Scientific Interpretation

This study is important because it shows that anti-CTLA-4 activity may not require high systemic exposure. By concentrating ipilimumab inside the tumor, the investigators achieved strong local responses and evidence of systemic antitumor activity in distant uninjected lesions.

The response in uninjected lesions suggests an abscopal-like systemic immune effect, likely mediated by local immune priming, remodeling of tumor-draining lymph nodes, and limited systemic diffusion of ipilimumab.

The translational findings are especially compelling. Durable clinical benefit was associated with a pre-existing immune-active tumor microenvironment, including MHC-I and MHC-II expression, CD8+PD-1+ T cells, TH1 CD4+ signatures, B-cell involvement, and tertiary lymphoid structure–like features.

Unexpectedly, tumors that benefited also had higher baseline activated Treg cells and M2 macrophages. Rather than being purely negative prognostic markers, these populations may indicate an immune microenvironment actively shaped by immunoediting and therefore vulnerable to CTLA-4–mediated remodeling.

NIVIPIT Trial

Why This Matters

The NIVIPIT trial offers a clinically relevant strategy to separate the efficacy of CTLA-4 blockade from its systemic toxicity. This is particularly important because severe immune-related adverse events remain one of the main barriers to broader use of nivolumab–ipilimumab combinations.

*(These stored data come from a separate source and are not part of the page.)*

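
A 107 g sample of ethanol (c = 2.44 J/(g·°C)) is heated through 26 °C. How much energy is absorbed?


q = mcΔT = 107 × 2.44 × 26
= 6788.08 J

6788.08 J


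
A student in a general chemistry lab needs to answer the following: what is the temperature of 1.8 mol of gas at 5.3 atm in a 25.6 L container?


PV = nRT  (R = 0.08206 L·atm/(mol·K))
T = PV/(nR) = 5.3×25.6/(1.8×0.08206)
= 135.68/0.147708
= 918.57 K

918.57 K


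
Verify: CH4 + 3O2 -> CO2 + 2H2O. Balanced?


Equation: CH4 + 3O2 -> CO2 + 2H2O
Check atoms: C: 1=1, H: 4=4, O: 6≠4
Not balanced

No, not balanced


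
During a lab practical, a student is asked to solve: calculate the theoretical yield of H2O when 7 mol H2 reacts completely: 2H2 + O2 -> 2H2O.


Mole ratio H2O:H2 = 2:2
n(H2O) = 7 × 2/2 = 7.000 mol
mass = 7.000 × 18.02 = 126.14 g

126.14 g


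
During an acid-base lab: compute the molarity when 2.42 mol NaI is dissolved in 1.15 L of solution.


M = n/V = 2.42/1.15 = 2.104 mol/L

2.104 M


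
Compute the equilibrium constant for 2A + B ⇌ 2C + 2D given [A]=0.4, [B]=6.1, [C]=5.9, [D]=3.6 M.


Kc = [C]^2[D]^2/([A]^2[B])
= (5.9^2 × 3.6^2)/(0.4^2 × 6.1^1)
= 451.1376/0.976
= 462.2

462.2


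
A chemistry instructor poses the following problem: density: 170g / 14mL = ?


ρ = mass/volume
= 170/14
= 12.143 g/mL

12.143 g/mL


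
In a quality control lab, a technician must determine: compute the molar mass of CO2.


M(CO2) = 1×12.01 + 2×16.0
= 12.01 + 32.0
= 44.01 g/mol

44.01 g/mol


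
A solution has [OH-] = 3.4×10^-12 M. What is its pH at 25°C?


pOH = -log10([OH-]) = -log10(3.4×10^-12)
= 12 - log10(3.4) = 11.47
pH = 14 - pOH = 14 - 11.47 = 2.53

2.53


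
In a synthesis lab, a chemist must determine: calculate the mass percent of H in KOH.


M(KOH) = 1×39.1 + 1×16.0 + 1×1.008 = 56.108 g/mol
Mass of H = 1 × 1.008 = 1.008 g/mol
% H = 1.008/56.108 × 100 = 1.80%

1.80%


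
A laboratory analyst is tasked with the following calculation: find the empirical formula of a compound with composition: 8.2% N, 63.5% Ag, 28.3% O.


Assume 100 g sample. Moles of each element:
  N: 8.2/14.01 = 0.585 mol
  Ag: 63.5/107.87 = 0.589 mol
  O: 28.3/16.0 = 1.769 mol
Divide by smallest (0.585):
  N: 0.585/0.585 = 1.0
  Ag: 0.589/0.585 = 1.01
  O: 1.769/0.585 = 3.02
Empirical formula: AgNO3

AgNO3


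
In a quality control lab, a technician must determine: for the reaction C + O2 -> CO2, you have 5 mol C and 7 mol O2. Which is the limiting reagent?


Mole ratio available / coefficient:
  C: 5/1 = 5.000
  O2: 7/1 = 7.000
Smaller ratio is limiting.

C


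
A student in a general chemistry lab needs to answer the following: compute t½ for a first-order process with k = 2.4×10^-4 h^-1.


t½ = ln2/k = 0.693147/(2.4×10^-4 h^-1)
= 2888 h

2888 h


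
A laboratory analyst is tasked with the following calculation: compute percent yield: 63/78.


% yield = actual/theoretical × 100
= 63/78 × 100
= 80.77%

80.77%


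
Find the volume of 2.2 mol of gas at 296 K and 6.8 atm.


PV = nRT  (R = 0.08206 L·atm/(mol·K))
V = nRT/P = 2.2×0.08206×296/6.8
= 7.858 L

7.858 L


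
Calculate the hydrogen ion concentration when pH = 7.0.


[H+] = 10^(-pH) = 10^(-7.0)
= 1.0×10^-7 M

1.0×10^-7 M


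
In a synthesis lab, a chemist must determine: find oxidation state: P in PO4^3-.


x + 4(-2) = -3, so x = +5
Oxidation number: +5

+5


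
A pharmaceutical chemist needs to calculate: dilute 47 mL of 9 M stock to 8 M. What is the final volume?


C1V1 = C2V2
9 × 47 = 8 × V2
V2 = 423/8 = 52.88 mL

52.88 mL


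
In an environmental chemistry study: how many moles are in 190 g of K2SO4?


M(K2SO4) = 174.27 g/mol
n = mass/M = 190/174.27 = 1.0903 mol

1.0903 mol


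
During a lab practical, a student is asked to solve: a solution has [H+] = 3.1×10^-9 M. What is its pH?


pH = -log10([H+]) = -log10(3.1×10^-9)
= 9 - log10(3.1)
= 9 - 0.49
= 8.51

8.51


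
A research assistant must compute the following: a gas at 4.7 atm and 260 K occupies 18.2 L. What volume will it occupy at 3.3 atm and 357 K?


P1V1/T1 = P2V2/T2
V2 = P1V1T2/(T1P2)
= 4.7×18.2×357/(260×3.3)
= 35.592 L

35.592 L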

The study suggests that intratumoral anti-CTLA-4 may be especially valuable in settings where local disease control and immune priming are central, such as:

  • oligometastatic disease
  • neoadjuvant immunotherapy
  • injectable melanoma lesions
  • tumors with immune-active but suppressive microenvironments

This approach may also provide a model for future immunotherapy design: not only choosing the right drug, but delivering it to the right immune compartment.

NIVIPIT Trial: Can We Reduce Ipilimumab Toxicity Without Losing Efficacy?